UC could be NCAA champs

With Martin, Bearcats at least would have made finals

The Cincinnati Enquirer

        INDIANAPOLIS — It would have been unfair to ask Michigan State how its season might have ended if its opponent in the NCAA championship game had worn red and black instead of that funky orange and blue of Florida.

        In its 89-76 victory, Michigan State played the sort of title game that answered all kinds of questions about the value of talent, leadership and desire and, perhaps most important, commitment to college basketball excellence.

        The Spartans' championship does not deserve any sort of asterisk, any more than Kentucky's would in 1998 because No.1 North Carolina was defeated in the semifinals. You play who you play, and the team that wins six in a row wins the title.

        We can wonder, though. We can't help but wonder.

        What if Kenyon Martin had finished the season on two good legs? Would that have been Cincinnati playing the Spartans? Would it have been UC joining the NCAA's Cedric Dempsey on that rapidly built podium at the center of the RCA Dome floor?

        Martin does not know the answer. He only wishes he had the opportunity. “If I hadn't gotten hurt,” he said before Saturday's semifinals, “we would have been here.”

        On that, he probably is correct. Watching the way the tournament developed after seeing the Bearcats play 30 regular-season games with Martin in the lineup, it was clear they were on a level above nearly every other team in the college game. After Martin rescued the Bearcats from a 10-point deficit in the last four minutes at DePaul, it's easy to picture him exerting the same sort of refuse-to-lose influence upon UC as guard Mateen Cleaves brought to Michigan State.

        With a healthy Martin, the Bearcats would have entered the NCAA Tournament as the No.1 seed in the Midwest Regional. That is the way the selection committee had it figured. Michigan State probably would have gone South as a No.1 seed.

        If both survived, they would have met in the championship game. What a game it could have been.
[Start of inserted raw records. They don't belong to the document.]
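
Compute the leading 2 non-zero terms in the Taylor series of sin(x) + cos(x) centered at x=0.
x + 1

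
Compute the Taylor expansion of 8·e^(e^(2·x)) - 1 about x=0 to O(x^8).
56128·e·x^7/315 + 6496·e·x^6/45 + 1664·e·x^5/15 + 80·e·x^4 + 160·e·x^3/3 + 32·e·x^2 + 16·e·x - 1 + 8·e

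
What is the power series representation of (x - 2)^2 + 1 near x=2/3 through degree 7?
25/9 - 8·(x - 2/3)/3 + (x - 2/3)^2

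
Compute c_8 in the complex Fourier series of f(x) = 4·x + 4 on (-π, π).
Compute the real Fourier coefficients first: a_8 = 0, b_8 = -1.
Then c_8 = (a_8 − i·b_8)/2 = i/2.

Final answer: i/2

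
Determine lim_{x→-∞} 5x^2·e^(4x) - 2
The product is a 0·∞ indeterminate form at x → -∞.
Rewrite the product as 5x^2 / e^(-4x) (an ∞/∞ form) and apply L'Hôpital, or use the standard hierarchy e^(4|x|) ≫ |x^2| as x → -∞.
The indeterminate product → 0, so the limit = -2.

Final answer: -2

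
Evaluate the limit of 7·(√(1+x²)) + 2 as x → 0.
Direct substitution at x = 0 gives 9.

Final answer: 9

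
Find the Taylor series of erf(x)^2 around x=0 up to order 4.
-8·x^4/(3·π) + 4·x^2/π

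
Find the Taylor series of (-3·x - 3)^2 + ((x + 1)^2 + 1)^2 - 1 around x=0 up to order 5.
x^4 + 4·x^3 + 17·x^2 + 26·x + 12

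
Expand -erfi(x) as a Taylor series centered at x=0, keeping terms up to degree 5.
-x^5/(5·√(π)) - 2·x^3/(3·√(π)) - 2·x/√(π)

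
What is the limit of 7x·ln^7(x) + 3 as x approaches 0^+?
The product is a 0·∞ indeterminate form at x → 0⁺.
Rewrite the product as 7·ln^7(x) / x^(-1) and apply L'Hôpital, or use the standard hierarchy x^(-1) ≫ |ln x|^7 as x → 0⁺.
The indeterminate product → 0, so the limit = 3.

Final answer: 3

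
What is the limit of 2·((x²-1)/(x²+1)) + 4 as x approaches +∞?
Evaluate the dominant behaviour as x → +∞; each term tends to a finite value or vanishes.
Limit = 6.

Final answer: 6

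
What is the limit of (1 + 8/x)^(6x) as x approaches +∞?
As x → +∞: write (1 + 8/x)^(6x) = ((1 + 8/x)^x)^6 → (e^8)^6 = e^48.
Limit = e^(48).

Final answer: e^(48)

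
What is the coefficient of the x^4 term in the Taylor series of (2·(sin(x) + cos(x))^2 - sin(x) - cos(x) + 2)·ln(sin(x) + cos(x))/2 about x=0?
Expand to order 4: (2·(sin(x) + cos(x))^2 - sin(x) - cos(x) + 2)·ln(sin(x) + cos(x))/2 = -3·x^4/2 - x^3/4 + 3·x/2 + O(x^5).
The coefficient of x^4 is -3/2.

Final answer: -3/2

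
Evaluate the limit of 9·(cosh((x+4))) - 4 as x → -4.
Direct substitution at x = -4 gives 5.

Final answer: 5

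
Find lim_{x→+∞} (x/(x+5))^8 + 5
As x → +∞: x/(x+5) = 1/(1 + 5/x) → 1, and the 8th power of a limit-1 base also → 1; with the additive constant, 1 + 5 = 6.
Limit = 6.

Final answer: 6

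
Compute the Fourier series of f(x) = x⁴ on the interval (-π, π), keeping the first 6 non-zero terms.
(48 - 8·π^2)·cos(x) + (-3 + 2·π^2)·cos(2·x) + (16/27 - 8·π^2/9)·cos(3·x) + (-3/16 + π^2/2)·cos(4·x) + (48/625 - 8·π^2/25)·cos(5·x) + π^4/5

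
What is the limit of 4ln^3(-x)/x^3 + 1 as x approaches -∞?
The quotient is an ∞/∞ indeterminate form as x → -∞.
Compare growth rates of the dominant terms (exponentials ≫ polynomials ≫ logarithms), or apply L'Hôpital's rule; the quotient → 0.
Adding the constant: 0 + 1 = 1. Limit = 1.

Final answer: 1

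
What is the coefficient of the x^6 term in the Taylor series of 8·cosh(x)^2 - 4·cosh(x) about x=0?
Expand to order 6: 8·cosh(x)^2 - 4·cosh(x) = 7·x^6/20 + 5·x^4/2 + 6·x^2 + 4 + O(x^7).
The coefficient of x^6 is 7/20.

Final answer: 7/20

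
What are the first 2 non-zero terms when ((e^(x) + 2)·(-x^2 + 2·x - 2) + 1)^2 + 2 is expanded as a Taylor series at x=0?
27 - 40·x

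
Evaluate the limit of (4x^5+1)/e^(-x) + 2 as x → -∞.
The quotient is an ∞/∞ indeterminate form as x → -∞.
Compare growth rates of the dominant terms (exponentials ≫ polynomials ≫ logarithms), or apply L'Hôpital's rule; the quotient → 0.
Adding the constant: 0 + 2 = 2. Limit = 2.

Final answer: 2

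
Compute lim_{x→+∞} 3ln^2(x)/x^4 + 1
The quotient is an ∞/∞ indeterminate form as x → +∞.
The polynomial denominator x^4 dominates the logarithmic numerator (any positive power of x ≫ ln^2(x) as x → ∞), so the quotient → 0.
Adding the constant: 0 + 1 = 1. Limit = 1.

Final answer: 1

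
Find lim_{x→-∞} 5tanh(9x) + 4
Evaluate the dominant behaviour as x → -∞; each term tends to a finite value or vanishes.
Limit = -1.

Final answer: -1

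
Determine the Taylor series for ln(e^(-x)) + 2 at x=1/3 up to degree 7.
5/3 - (x - 1/3)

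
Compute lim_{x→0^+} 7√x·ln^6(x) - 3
The product is a 0·∞ indeterminate form at x → 0⁺.
Rewrite the product as 7·ln^6(x) / x^(-1/2) and apply L'Hôpital, or use the standard hierarchy x^(-1/2) ≫ |ln x|^6 as x → 0⁺.
The indeterminate product → 0, so the limit = -3.

Final answer: -3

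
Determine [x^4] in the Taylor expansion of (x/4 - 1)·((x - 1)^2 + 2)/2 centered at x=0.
Expand to order 4: (x/4 - 1)·((x - 1)^2 + 2)/2 = x^3/8 - 3·x^2/4 + 11·x/8 - 3/2 + O(x^5).
The coefficient of x^4 is 0.

Final answer: 0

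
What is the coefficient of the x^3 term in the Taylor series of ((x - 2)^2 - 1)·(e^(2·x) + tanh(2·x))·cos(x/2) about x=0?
Expand to order 3: ((x - 2)^2 - 1)·(e^(2·x) + tanh(2·x))·cos(x/2) = -9·x^3 - 75·x^2/8 + 8·x + 3 + O(x^4).
The coefficient of x^3 is -9.

Final answer: -9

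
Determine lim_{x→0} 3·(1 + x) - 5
Direct substitution at x = 0 gives -2.

Final answer: -2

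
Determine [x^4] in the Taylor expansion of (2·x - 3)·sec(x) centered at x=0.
Expand to order 4: (2·x - 3)·sec(x) = -5·x^4/8 + x^3 - 3·x^2/2 + 2·x - 3 + O(x^5).
The coefficient of x^4 is -5/8.

Final answer: -5/8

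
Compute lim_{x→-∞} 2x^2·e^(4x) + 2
The product is a 0·∞ indeterminate form at x → -∞.
Rewrite the product as 2x^2 / e^(-4x) (an ∞/∞ form) and apply L'Hôpital, or use the standard hierarchy e^(4|x|) ≫ |x^2| as x → -∞.
The indeterminate product → 0, so the limit = 2.

Final answer: 2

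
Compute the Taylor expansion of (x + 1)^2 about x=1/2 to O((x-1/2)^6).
9/4 + 3·(x - 1/2) + (x - 1/2)^2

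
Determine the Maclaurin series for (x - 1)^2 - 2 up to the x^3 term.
x^2 - 2·x - 1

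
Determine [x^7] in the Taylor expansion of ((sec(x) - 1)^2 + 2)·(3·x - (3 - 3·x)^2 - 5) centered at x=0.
Expand to order 7: ((sec(x) - 1)^2 + 2)·(3·x - (3 - 3·x)^2 - 5) = 35·x^7/8 - 31·x^6/6 + 21·x^5/4 - 7·x^4/2 - 18·x^2 + 42·x - 28 + O(x^8).
The coefficient of x^7 is 35/8.

Final answer: 35/8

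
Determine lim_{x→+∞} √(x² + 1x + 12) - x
As x → +∞: multiply by the conjugate to get (1x+12)/(√(x²+1x+12)+x); the denominator ~ 2x, so the limit is 1/2.
Limit = 1/2.

Final answer: 1/2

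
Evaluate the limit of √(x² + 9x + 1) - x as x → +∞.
This is an ∞ − ∞ indeterminate form.
Multiply and divide by the conjugate √(x²+9x + 1) + x; the x² terms cancel, leaving (9x + 1)/(√(x²+9x + 1)+x) → 9/2.
Limit = 9/2.

Final answer: 9/2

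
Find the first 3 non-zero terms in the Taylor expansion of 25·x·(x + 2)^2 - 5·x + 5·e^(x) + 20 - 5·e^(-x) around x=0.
100·x^2 + 105·x + 20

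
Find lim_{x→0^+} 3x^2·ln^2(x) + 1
The product is a 0·∞ indeterminate form at x → 0⁺.
Rewrite the product as 3·ln^2(x) / x^(-2) and apply L'Hôpital, or use the standard hierarchy x^(-2) ≫ |ln x|^2 as x → 0⁺.
The indeterminate product → 0, so the limit = 1.

Final answer: 1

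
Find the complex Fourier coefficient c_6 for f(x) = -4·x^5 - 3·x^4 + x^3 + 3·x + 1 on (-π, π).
Compute the real Fourier coefficients first: a_6 = 1/9 - 2·π^2/3, b_6 = -29·π^2/27 - 133/162 + 4·π^4/3.
Then c_6 = (a_6 − i·b_6)/2 = -π^2/3 + 1/18 - 2·i·π^4/3 + 133·i/324 + 29·i·π^2/54.

Final answer: -π^2/3 + 1/18 - 2·i·π^4/3 + 133·i/324 + 29·i·π^2/54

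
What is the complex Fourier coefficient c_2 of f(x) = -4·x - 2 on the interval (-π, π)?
Compute the real Fourier coefficients first: a_2 = 0, b_2 = 4.
Then c_2 = (a_2 − i·b_2)/2 = -2·i.

Final answer: -2·i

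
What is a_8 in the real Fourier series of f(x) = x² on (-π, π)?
a_8 = (1/π) ∫_{-π}^{π} f(x)·cos(8x) dx.
Evaluate the integral (use parity and integration by parts as needed): a_8 = 1/16.

Final answer: 1/16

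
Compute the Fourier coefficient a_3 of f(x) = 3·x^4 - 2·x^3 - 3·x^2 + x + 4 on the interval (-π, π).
a_3 = (1/π) ∫_{-π}^{π} f(x)·cos(3x) dx.
Evaluate the integral (use parity and integration by parts as needed): a_3 = 28/9 - 8·π^2/3.

Final answer: 28/9 - 8·π^2/3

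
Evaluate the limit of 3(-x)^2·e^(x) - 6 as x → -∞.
The product is a 0·∞ indeterminate form at x → -∞.
Rewrite the product as 3(-x)^2 / e^(-x) (an ∞/∞ form) and apply L'Hôpital, or use the standard hierarchy e^(|x|) ≫ |(-x)^2| as x → -∞.
The indeterminate product → 0, so the limit = -6.

Final answer: -6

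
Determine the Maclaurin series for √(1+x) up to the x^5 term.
7·x^5/256 - 5·x^4/128 + x^3/16 - x^2/8 + x/2 + 1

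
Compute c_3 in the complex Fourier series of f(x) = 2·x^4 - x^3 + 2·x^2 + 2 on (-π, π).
Compute the real Fourier coefficients first: a_3 = 8/27 - 16·π^2/9, b_3 = 4/9 - 2·π^2/3.
Then c_3 = (a_3 − i·b_3)/2 = -8·π^2/9 + 4/27 - 2·i/9 + i·π^2/3.

Final answer: -8·π^2/9 + 4/27 - 2·i/9 + i·π^2/3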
        UC-MSU would not have been the sort of open-court affair the title game turned out to be. Each team would have pursued a running game, so it would not have been entirely the sort of slugfest that the Wisconsin-Michigan State semifinal game became, but basketball of that sort would have been plentiful.

        Michigan State and Cincinnati were the best defensive teams in the nation this season, shutting down opponents by using physical strength, technique and determination to force opponents toward their weaknesses.

        The Spartans held North Carolina's Brendan Haywood to three shots and four points in an 86-76 victory in early December. A week later, UC forced Haywood into 5-of-12 shooting in a 77-68 Bearcats win.

        When the Bearcats played Iowa State in November, All-American forward Marcus Fizer got 26 points, but his team managed only 60 as UC won by 15. When Michigan State was matched with Iowa State in the Midwest Regional final, Fizer scored just 15, and Michigan State was a nine-point winner.

        Different approaches, similar results.

        What would have made a UC-Michigan State game most compelling, though, were the individual matchups.

        Small forward Morris Peterson averaged 20 points in MSU's last four tournament games, but he would have had to evade UC's Pete Mickeal, who consistently shut down outstanding wing scorers during his two seasons. Although Mickeal did clash with coach Bob Huggins in late February, he appeared to have bought back into the UC program following his benching against DePaul and the season-ending demolition of Saint Louis.

        Power forward A.J. Granger scored 19 points in the championship victory over Florida, but Martin generally destroyed perimeter-based power forwards. It's hard to imagine him being much of a factor. Florida's Udonis Haslem worked over Andre Hutson for 10-of-12 shooting and 27 points, but no doubt Michigan State would have double-teamed Martin and dared jump-shooters DerMarr Johnson and Steve Logan to beat them.

        Cleaves' strength would have made it difficult for UC point guard Kenny Satterfield to use his penetration skills. The most intriguing matchup of all, and the most difficult to read, would have been Spartans shooting guard Charlie Bell taking on the 6-foot-9 Johnson. Bell was as complete a player as there was at the Final Four, but Johnson would have been a different challenge than any other he'd faced.

        As for leadership, Cleaves was the sort of player who would not let his team lose. So was Martin.

        Who would have won?

        Well, it would have been a heck of a game.